Aaron Beasley continued to lead the way on the defensive side. He finished with nine total tackles. The rotation was heavy on the defensive side of the ball — 28 players registered a tackle on Saturday.

Freshmen defensive back Cristian Conyer, linebacker Jalen Smith and freshman defensive back Jordan Matthews made their debuts against UTSA.

“It was the plan,” head coach Josh Heupel said of the defensive rotation. “I told you guys this past week that the flow of the football game a week ago, the way it transpired, we had planned on rotating more than we did. That could be on coaches, the situation, whatever. It’s going to be physical football games as we go. We’re going to continue to need to play a lot of guys and guys that have a hot hand at whatever position. There will be guys we’ll need in critical moments as this season goes on. But anticipating, again, playing more guys than we did a week ago.”

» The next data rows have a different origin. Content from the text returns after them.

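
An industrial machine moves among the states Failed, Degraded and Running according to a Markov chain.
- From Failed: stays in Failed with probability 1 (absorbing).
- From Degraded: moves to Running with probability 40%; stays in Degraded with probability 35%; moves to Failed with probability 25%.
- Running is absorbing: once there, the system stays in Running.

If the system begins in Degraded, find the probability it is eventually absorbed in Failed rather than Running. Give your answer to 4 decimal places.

Let h(s) be the probability of absorption at Failed starting from transient state s. Then h(Failed) = 1 and h(Running) = 0. By first-step analysis:
h(Degraded) = 0.25·1 + 0.35·h(Degraded) + 0.4·0
Solving: h(Degraded) = 0.3846.
Starting from Degraded, the probability is 0.3846.

0.3846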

UTSA had 319 total yards against Tennessee. If you take out the two drives where Tennessee’s defense struggled in the third quarter and gave up UTSA touchdowns, the Roadrunners would’ve only finished with 178 yards.

The two drives saw the defense get into a “lull” as Heupel saw it. The defense can take no break in SEC play. The two drives aside, the defense was solid and gave the Vols more confidence heading into South Carolina.

“We took great effort, we really focused on that this week,” Thomas said. “As far as drills, extra film, we made sure that nobody is running the ball on us. We want to just continue to grow in that, because that’s what we pride ourselves on as a defense.”